La famosa pastela marroquí, la verdadera, consiste en un pasta leve rellena de una farsa de paloma, espolvoreada de canela y azúcar. Alain Ducasse, en su Diccionario del amante de la cocina, trae a colación y a propósito de los pichones a Jean-Marie Amat, uno de los mosqueteros de aquella nouvelle cuisine de los setenta, discreta comparada con la farfolla culinaria actual, que puso de moda unas supremas de pichón untadas con una mezcla de jengibre y miel, asadas a la parrilla, y con una pizca de canela y comino por encima. Se sirven acompañadas de sus menudillos salteados y de cebollitas glaseadas.

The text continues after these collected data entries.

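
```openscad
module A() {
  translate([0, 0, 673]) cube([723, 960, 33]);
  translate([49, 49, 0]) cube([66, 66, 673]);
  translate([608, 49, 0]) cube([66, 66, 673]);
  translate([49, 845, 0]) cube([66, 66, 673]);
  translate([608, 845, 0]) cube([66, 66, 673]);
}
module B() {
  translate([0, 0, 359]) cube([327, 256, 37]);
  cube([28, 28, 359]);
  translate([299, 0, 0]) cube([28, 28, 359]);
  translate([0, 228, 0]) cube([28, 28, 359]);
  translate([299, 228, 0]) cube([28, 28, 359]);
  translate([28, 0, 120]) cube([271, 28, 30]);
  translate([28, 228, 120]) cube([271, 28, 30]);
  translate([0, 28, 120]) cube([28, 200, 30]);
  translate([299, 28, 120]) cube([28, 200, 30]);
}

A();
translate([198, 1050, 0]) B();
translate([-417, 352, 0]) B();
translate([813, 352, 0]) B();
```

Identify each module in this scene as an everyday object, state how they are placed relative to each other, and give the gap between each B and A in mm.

Each stool's nearest face is 90 mm from the table's bounding box.

A is a table. B is a stool. Three stools sit around the table at the +y, −x, +x sides. The gap between each stool and the table is 90 mm.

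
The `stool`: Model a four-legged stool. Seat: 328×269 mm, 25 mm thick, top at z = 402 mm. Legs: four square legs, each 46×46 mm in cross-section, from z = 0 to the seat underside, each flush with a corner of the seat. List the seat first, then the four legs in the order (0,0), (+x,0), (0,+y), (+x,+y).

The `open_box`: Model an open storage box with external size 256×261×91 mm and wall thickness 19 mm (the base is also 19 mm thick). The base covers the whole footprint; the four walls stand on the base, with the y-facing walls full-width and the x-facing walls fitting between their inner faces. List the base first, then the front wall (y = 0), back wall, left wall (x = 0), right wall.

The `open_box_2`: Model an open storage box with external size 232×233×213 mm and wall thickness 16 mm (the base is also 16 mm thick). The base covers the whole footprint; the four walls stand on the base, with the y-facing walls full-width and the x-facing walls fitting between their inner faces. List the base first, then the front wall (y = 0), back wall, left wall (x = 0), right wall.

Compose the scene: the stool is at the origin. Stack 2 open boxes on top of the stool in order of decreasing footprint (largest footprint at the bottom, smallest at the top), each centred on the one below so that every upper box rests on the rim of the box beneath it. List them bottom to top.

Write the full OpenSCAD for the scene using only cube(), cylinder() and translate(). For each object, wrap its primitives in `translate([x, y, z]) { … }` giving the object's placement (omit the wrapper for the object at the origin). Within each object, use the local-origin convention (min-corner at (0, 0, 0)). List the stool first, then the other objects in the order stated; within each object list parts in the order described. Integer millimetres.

translate([0, 0, 377]) cube([328, 269, 25]);
cube([46, 46, 377]);
translate([282, 0, 0]) cube([46, 46, 377]);
translate([0, 223, 0]) cube([46, 46, 377]);
translate([282, 223, 0]) cube([46, 46, 377]);
translate([36, 4, 402]) {
  cube([256, 261, 19]);
  translate([0, 0, 19]) cube([256, 19, 72]);
  translate([0, 242, 19]) cube([256, 19, 72]);
  translate([0, 19, 19]) cube([19, 223, 72]);
  translate([237, 19, 19]) cube([19, 223, 72]);
}
translate([48, 18, 493]) {
  cube([232, 233, 16]);
  translate([0, 0, 16]) cube([232, 16, 197]);
  translate([0, 217, 16]) cube([232, 16, 197]);
  translate([0, 16, 16]) cube([16, 201, 197]);
  translate([216, 16, 16]) cube([16, 201, 197]);
}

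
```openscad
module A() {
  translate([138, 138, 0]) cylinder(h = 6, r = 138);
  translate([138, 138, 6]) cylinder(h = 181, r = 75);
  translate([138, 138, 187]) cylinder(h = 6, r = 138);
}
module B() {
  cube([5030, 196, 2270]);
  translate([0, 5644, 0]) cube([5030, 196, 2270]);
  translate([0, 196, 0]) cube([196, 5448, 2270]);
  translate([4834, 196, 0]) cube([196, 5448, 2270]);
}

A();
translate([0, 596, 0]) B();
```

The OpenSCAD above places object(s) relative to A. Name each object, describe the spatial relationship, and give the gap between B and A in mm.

A is a spool. B is a house frame. The house frame is on the floor beside the spool on its +y side. The gap between the house frame and the spool is 320 mm.

The house frame's nearest face is 320 mm from the spool's +y face.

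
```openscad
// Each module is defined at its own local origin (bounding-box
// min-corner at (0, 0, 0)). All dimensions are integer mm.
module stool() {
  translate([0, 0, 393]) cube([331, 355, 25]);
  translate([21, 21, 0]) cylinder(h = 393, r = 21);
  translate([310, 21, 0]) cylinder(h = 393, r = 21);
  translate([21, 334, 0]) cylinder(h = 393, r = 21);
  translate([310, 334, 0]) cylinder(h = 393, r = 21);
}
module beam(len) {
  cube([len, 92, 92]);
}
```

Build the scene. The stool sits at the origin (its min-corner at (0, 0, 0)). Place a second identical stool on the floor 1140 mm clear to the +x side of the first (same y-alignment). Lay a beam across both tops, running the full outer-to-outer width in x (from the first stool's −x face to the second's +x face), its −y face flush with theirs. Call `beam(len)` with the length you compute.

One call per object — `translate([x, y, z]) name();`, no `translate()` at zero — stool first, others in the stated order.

stool();
translate([1471, 0, 0]) stool();
translate([0, 0, 418]) beam(1802);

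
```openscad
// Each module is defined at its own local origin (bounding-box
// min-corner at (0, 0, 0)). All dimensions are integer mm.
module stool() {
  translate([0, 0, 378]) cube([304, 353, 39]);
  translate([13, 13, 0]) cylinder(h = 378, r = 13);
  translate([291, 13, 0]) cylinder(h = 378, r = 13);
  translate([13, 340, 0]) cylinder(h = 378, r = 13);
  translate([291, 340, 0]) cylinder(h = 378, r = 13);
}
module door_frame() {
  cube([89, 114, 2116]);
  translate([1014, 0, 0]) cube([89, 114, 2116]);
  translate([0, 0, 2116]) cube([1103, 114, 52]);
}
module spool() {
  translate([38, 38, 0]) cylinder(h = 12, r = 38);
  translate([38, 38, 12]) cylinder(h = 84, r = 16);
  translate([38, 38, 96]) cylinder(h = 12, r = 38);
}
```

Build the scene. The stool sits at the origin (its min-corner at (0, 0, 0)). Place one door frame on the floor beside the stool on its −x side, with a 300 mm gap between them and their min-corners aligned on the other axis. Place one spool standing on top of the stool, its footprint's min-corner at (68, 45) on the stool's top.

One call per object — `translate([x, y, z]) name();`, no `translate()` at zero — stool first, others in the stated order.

stool();
translate([-1403, 0, 0]) door_frame();
translate([68, 45, 417]) spool();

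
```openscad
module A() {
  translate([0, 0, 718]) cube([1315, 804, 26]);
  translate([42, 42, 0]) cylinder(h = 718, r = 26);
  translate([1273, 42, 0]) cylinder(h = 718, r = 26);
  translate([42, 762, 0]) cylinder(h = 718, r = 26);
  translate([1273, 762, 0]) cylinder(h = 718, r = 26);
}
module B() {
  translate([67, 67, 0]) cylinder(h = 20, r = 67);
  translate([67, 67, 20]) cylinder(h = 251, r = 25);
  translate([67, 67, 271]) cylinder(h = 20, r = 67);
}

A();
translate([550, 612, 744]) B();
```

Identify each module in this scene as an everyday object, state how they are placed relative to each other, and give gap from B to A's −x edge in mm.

The spool's min-x is at 550; the table's min-x is 0; gap = 550 mm.

A is a table. B is a spool. The spool is on top of the table. The gap from the spool to the table's −x edge is 550 mm.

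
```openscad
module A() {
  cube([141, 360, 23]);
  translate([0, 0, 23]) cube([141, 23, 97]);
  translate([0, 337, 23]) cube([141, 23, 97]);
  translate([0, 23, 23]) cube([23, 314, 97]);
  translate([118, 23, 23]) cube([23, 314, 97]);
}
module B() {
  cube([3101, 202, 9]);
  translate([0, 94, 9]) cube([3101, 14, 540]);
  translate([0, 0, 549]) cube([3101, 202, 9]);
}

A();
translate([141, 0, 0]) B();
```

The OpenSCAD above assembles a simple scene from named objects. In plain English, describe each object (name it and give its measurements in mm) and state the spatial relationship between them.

A is an open-topped rectangular box: outside dimensions 141×360×120 mm, with a uniform wall and base thickness of 23 mm. The base is a full 141×360 slab on the floor; four walls sit on top of the base. The front and back walls (the −y and +y sides) span the full width; the two side walls fit between them.

B is an I-beam lying along x, 3101 mm long. Overall section height 558 mm. Two flanges 202 mm wide (y) and 9 mm thick, one on the floor and one at the top; a web 14 mm thick runs between them, centred on the flange width.

The I-beam is against the open box's +x side, with their −y faces flush.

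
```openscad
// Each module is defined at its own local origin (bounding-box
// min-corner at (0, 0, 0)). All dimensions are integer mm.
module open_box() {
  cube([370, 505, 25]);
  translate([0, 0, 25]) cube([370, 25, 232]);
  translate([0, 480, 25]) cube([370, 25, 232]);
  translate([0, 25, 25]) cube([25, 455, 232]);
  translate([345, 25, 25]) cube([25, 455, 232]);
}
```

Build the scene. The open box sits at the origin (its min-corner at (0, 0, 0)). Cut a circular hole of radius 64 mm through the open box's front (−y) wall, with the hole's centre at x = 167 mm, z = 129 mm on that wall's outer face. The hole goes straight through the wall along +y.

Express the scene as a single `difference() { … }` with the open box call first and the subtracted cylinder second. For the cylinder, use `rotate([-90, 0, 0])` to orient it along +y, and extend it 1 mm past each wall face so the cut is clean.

difference() {
  open_box();
  translate([167, -1, 129]) rotate([-90, 0, 0]) cylinder(h = 27, r = 64);
}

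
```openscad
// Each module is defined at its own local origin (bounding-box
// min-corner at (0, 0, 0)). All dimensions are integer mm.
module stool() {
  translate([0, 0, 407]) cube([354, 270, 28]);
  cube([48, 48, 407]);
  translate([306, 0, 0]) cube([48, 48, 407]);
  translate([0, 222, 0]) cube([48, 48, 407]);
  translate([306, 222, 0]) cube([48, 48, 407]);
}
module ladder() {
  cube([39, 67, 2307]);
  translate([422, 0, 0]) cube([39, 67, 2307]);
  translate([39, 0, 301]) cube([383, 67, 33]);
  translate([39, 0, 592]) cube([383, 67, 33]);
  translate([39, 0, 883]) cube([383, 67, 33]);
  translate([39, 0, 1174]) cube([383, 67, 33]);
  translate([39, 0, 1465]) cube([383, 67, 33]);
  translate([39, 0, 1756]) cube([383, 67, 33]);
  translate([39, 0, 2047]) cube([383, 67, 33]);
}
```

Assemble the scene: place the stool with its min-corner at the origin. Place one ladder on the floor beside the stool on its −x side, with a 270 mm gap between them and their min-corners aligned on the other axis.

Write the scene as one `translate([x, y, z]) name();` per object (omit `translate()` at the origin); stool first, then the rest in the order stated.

stool();
translate([-731, 0, 0]) ladder();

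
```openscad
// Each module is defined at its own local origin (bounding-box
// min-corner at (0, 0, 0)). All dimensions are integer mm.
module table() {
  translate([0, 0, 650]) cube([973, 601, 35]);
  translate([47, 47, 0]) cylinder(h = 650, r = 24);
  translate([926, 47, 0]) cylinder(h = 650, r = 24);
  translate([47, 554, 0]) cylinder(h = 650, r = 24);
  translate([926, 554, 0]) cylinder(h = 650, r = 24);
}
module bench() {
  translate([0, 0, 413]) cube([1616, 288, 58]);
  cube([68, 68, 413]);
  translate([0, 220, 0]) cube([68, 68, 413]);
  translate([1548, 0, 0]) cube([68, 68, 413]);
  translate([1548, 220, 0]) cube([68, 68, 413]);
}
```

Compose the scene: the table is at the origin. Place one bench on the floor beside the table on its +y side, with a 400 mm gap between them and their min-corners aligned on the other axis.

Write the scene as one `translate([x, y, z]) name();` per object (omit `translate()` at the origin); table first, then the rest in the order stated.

table();
translate([0, 1001, 0]) bench();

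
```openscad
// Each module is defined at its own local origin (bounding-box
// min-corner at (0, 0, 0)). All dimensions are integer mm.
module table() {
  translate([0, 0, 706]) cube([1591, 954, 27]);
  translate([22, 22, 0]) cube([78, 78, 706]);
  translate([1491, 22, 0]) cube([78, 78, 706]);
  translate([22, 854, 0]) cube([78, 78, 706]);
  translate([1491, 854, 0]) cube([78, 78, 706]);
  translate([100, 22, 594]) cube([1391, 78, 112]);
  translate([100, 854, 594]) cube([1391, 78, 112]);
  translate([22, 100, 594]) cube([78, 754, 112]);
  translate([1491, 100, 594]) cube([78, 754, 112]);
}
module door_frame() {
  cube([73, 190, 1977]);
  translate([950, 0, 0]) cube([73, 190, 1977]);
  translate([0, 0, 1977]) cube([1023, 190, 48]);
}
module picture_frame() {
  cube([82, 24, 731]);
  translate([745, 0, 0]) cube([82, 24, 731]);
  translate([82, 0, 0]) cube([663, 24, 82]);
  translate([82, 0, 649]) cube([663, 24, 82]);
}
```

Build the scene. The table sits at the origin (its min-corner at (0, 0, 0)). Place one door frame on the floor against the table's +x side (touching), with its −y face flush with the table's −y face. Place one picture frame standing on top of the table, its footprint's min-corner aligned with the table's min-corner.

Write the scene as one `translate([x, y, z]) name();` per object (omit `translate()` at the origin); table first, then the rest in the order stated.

table();
translate([1591, 0, 0]) door_frame();
translate([0, 0, 733]) picture_frame();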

Concluyamos con los mariscos que están imposibles por su precio. El gran crustáceo marino decápodo es el bogavante, al que sólo superan, a mi juicio, y sólo de vez en cuando una centolla plena, las mejores quisquillas o las gambas rojas del Mediterráneo. Tiene una particularidad que lo distingue del resto: un jugo natural que se presta de mejor manera que en otros crustáceos a redondear cualquier tipo de salsa. En cierto modo "este cardenal de los mares", me refiero al mejor de la especie, el azul, soporta bien el salteado en crudo, la parrilla o cualquiera de las grandes preparaciones de la historia, el Thermidor o Newburg, típica receta de Navidad en Estados Unidos o en cualquier fecha señalada propicia para un banquete. La langosta o bogavante Thermidor, un plato trabajoso típico fin de siècle, ya apenas se encuentra en la carta de los restaurantes, solo en unos cuantos adictos al viejo lujo. Se sirve con el caparazón cortado en grandes dados, cubiertos de una salsa con una reducción de vino blanco, un fumet de pescado, un jugo de carne, chalotes y estragón, a la que se incorporan bechamel y mostaza. La langosta se fríe en aceite, se asa luego al horno, y finalmente se espolvorea de queso rallado por encima para gratinarla. Demasiado esfuerzo para algo que resulta infinitamente mejor sin tanto envoltorio. Seamos sencillos.